At this year’s feedback session to the Old Mutual Trophy Wine Show it was good to hear the number and quality of Museum Class entries had grown. Even though most will have long sold out, their success confirms we are producing ageworthy wines, even if a four-year-old white or eight-year-old red (the minimum age for the Museum Class) are hardly old. As I commented at that event, a reputable wine-producing nation cannot be built on young wines alone. Given the still relative youth of our modern wine industry, it would be unrealistic to expect wines that improve over decades but a good ten to 15 years should be the minimum possible in a favourable vintage for both whites and reds crafted with ageing in mind.
Very little gets written about older wines, mainly because few people have the space to keep them, so what they drink is what is available at the supermarket or wine merchant; usually wines of no more than a year or two old.
We’re lucky enough to have a cellar where the wines are held at a pretty constant 16°C with sufficient humidity. So I cannot blame conditions when wines disappoint.
What I can look to is the vintage itself, something I’ve been doing recently with several 2008s, both white and red. I’d not invested much in 08s, one or two I buy every year, plus some leftovers from previous Platter tastings, so there’s but a small representation on the shelves.
It was while talking to Steenberg’s John Loubser at the recent Magna Carta launch that I thought I should open a selection of these six-year-olds. Loubser was bewailing this difficult year, a year when there was no Magna Carta, which must’ve been a difficult decision, as 07 was the maiden vintage, but Loubser was adamant the wine wasn’t up to their stringent standards.
Looking back at my harvest report for Oz Clarke’s Pocket Wine Guide, I noted it was ‘dubbed “a viticulturist’s vintage’, as vineyard work primarily determined success or otherwise.’ The cold, wet winter extended into spring and early summer. Showers and humidity caused disease pressure, demanding extra attention to canopy management and grape sorting – hmm, is 2014 another 08, I wonder? The more typical hot, dry conditions arrived only in late February. I made no note of ageability but it didn’t sound a promising possibility then, nor, in my recent experiences has it turned out to be.
First off the shelves was Steenberg’s Semillon, darker in colour than some 07 whites I’ve enjoyed but not oxidised, in fact the waxy, lemon grass varietal character was quite clear, if lacking any depth. Simplicity best sums up the wine as a whole and although pleasant, it’s not hugely satisfying.

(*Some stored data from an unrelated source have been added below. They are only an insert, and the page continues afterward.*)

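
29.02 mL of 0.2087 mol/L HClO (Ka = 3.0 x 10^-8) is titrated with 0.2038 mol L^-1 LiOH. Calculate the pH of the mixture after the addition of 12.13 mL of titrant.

Initial n(HClO) = 0.2087 x 0.02902 = 0.006056 mol.
n(LiOH) added = 0.2038 x 0.01213 = 0.002472 mol, converting that many moles of HClO to ClO-.
Remaining n(HClO) = 0.003584 mol; n(ClO-) = 0.002472 mol.
By Henderson-Hasselbalch, pH = pKa + log([A^-]/[HA]) = 7.52 + log(0.002472/0.003584) = 7.52 + (-0.16) = 7.36.

7.36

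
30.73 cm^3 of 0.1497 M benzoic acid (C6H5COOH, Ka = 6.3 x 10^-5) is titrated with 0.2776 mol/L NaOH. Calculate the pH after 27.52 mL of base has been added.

n(acid) = 0.1497 x 0.03073 = 0.004600 mol; n(NaOH) added = 0.2776 x 0.02752 = 0.007640 mol.
Base is in excess by 0.007640 - 0.004600 = 0.003039 mol in a total volume of 0.05825 L.
[OH^-] = 0.003039/0.05825 = 0.05218 M, so pOH = 1.28 and pH = 14.00 - 1.28 = 12.72.

12.72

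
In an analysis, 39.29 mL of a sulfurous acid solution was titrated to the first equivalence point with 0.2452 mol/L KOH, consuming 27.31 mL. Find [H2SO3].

n(KOH) = 0.2452 x 0.02731 = 0.006696 mol.
At the first equivalence point, 1 mol OH^- react per mol H2SO3, so n(H2SO3) = 0.006696 / 1 = 0.006696 mol.
[H2SO3] = 0.006696 / 0.03929 L = 0.170 M.

0.170 M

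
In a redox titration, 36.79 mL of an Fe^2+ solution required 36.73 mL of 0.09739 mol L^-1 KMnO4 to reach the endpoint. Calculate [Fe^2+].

0.486 M

n(KMnO4) = 0.09739 x 0.03673 = 0.003577 mol.
From the balanced equation, 1 mol KMnO4 reacts with 5 mol Fe^2+, so n(Fe^2+) = 0.003577 x 5/1 = 0.01789 mol.
[Fe^2+] = 0.01789 / 0.03679 L = 0.486 M.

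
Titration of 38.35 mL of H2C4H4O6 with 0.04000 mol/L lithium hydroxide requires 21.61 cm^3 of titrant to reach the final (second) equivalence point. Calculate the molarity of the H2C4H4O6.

n(LiOH) = 0.04000 x 0.02161 = 0.0008644 mol.
At the final (second) equivalence point, 2 mol OH^- react per mol H2C4H4O6, so n(H2C4H4O6) = 0.0008644 / 2 = 0.0004322 mol.
[H2C4H4O6] = 0.0004322 / 0.03835 L = 0.0113 M.

0.0113 M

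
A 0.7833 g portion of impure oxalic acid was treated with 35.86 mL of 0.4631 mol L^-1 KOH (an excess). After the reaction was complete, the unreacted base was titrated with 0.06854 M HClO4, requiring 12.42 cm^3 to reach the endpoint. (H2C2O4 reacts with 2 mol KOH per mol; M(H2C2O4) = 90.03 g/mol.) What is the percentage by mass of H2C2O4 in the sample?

90.5%

Total n(KOH) added = 0.4631 x 0.03586 = 0.01661 mol.
n(HClO4) used = 0.06854 x 0.01242 = 0.0008513 mol, which equals the excess n(KOH).
So n(KOH) consumed by the sample = 0.01661 - 0.0008513 = 0.01576 mol.
n(H2C2O4) = 0.01576 / 2 = 0.007878 mol.
mass H2C2O4 = 0.007878 x 90.03 = 0.7092 g, so %H2C2O4 = 0.7092/0.7833 x 100 = 90.5%.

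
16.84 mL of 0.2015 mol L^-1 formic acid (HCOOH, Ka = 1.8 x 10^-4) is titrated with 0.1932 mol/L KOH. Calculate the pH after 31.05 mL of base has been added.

n(acid) = 0.2015 x 0.01684 = 0.003393 mol; n(KOH) added = 0.1932 x 0.03105 = 0.005999 mol.
Base is in excess by 0.005999 - 0.003393 = 0.002606 mol in a total volume of 0.04789 L.
[OH^-] = 0.002606/0.04789 = 0.05441 M, so pOH = 1.26 and pH = 14.00 - 1.26 = 12.74.

12.74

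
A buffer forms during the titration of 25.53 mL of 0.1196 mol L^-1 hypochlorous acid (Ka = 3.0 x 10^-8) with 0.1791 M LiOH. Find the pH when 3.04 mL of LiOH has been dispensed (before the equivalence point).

Initial n(HClO) = 0.1196 x 0.02553 = 0.003053 mol.
n(LiOH) added = 0.1791 x 0.003040 = 0.0005445 mol, converting that many moles of HClO to ClO-.
Remaining n(HClO) = 0.002509 mol; n(ClO-) = 0.0005445 mol.
By Henderson-Hasselbalch, pH = pKa + log([A^-]/[HA]) = 7.52 + log(0.0005445/0.002509) = 7.52 + (-0.66) = 6.86.

6.86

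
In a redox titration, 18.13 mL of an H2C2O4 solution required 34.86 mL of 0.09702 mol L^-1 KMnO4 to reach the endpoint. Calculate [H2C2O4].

0.466 M

n(KMnO4) = 0.09702 x 0.03486 = 0.003382 mol.
From the balanced equation, 2 mol KMnO4 reacts with 5 mol H2C2O4, so n(H2C2O4) = 0.003382 x 5/2 = 0.008455 mol.
[H2C2O4] = 0.008455 / 0.01813 L = 0.466 M.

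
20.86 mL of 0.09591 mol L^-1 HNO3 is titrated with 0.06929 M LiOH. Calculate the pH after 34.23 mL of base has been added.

11.83

n(acid) = 0.09591 x 0.02086 = 0.002001 mol; n(LiOH) added = 0.06929 x 0.03423 = 0.002372 mol.
Base is in excess by 0.002372 - 0.002001 = 0.0003711 mol in a total volume of 0.05509 L.
[OH^-] = 0.0003711/0.05509 = 0.006737 M, so pOH = 2.17 and pH = 14.00 - 2.17 = 11.83.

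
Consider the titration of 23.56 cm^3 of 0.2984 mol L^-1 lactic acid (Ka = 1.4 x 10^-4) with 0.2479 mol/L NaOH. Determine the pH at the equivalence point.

8.49

n(HC3H5O3) = 0.2984 x 0.02356 = 0.007030 mol; V(NaOH) at equivalence = 0.007030/0.2479 = 0.02836 L.
At equivalence all the acid is converted to C3H5O3-; total volume = 0.02356 + 0.02836 = 0.05192 L, so [C3H5O3-] = 0.007030/0.05192 = 0.1354 M.
Kb = Kw/Ka = 1.0e-14 / 1.4 x 10^-4 = 7.14e-11.
[OH^-] = sqrt(Kb x [C3H5O3-]) = sqrt(7.14e-11 x 0.1354) = 3.11e-6 M.
pOH = 5.51, so pH = 14.00 - 5.51 = 8.49.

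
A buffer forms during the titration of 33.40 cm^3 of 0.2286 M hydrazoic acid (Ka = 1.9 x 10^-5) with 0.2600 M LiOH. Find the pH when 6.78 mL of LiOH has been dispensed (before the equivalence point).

4.20

Initial n(HN3) = 0.2286 x 0.03340 = 0.007635 mol.
n(LiOH) added = 0.2600 x 0.006780 = 0.001763 mol, converting that many moles of HN3 to N3-.
Remaining n(HN3) = 0.005872 mol; n(N3-) = 0.001763 mol.
By Henderson-Hasselbalch, pH = pKa + log([A^-]/[HA]) = 4.72 + log(0.001763/0.005872) = 4.72 + (-0.52) = 4.20.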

The chardonnays – Jordan under screwcap and Ataraxia – showed less typicity; in fact they were quite honeyed and, like the semillon, shallow. I liked them less. But, but there are always exceptions to the rule; in this case, I shouldn’t be surprised that it’s a Chamonix. I opened a bottle of Gottfried Mocke’s Reserve Chardonnay 08 about a month ago, before I’d started focusing on the vintage. You’d have thought it came from another planet, let alone another vintage, it was so alive and layered with flavour and ripe flesh. Not a hint of honey and far from being superficial. It was obviously no one bottle wonder, as the wine went on to win the trophy for best Museum Class Chardonnay at this year’s
Trophy Wine Show.
The two reds I’ve opened so far are Hartenberg Gravel Hill Shiraz, a wine I’ve always loved for its innate personality. While I don’t think the 2008 is up to the great 2000 or 2005, it has a presence the whites don’t and was, in fact, better on the second evening than just opened with more of a rumble to its dark spice and brilliance in its crystalline mineral core. It can still do with a bit of rounding off at the edges, possibly another couple of years,
but there don’t seem to be great depths of flavour yet to emerge.
I also opened a Waterford that was hand-labelled ‘CWG 2008’ but was closed with a cork branded 2004. Checking back in Platter, I’m reminded it is a 2004, destined for the 2008 auction! It’s a blend of shiraz, mourvèdre, petit verdot and barbera, which on yesterday evening’s showing (of course, there are leftovers for tonight), had more flesh and richness than the 08 Gravel Hill. As I’ve rarely been wowed by 2004 either, this made for an interesting, if hardly comprehensive comparison.
There are a few other 2008 whites (Vergelegen flagship, Beaumont Hope Marguerite) and reds (Boekenhoutskloof Syrah, Buitenverwachting Christine) awaiting their turn, but on the evidence so far, I’d say the white wines’ time is up (unless it’s a Chamonix or good lookalike) and keep a beady eye on the reds.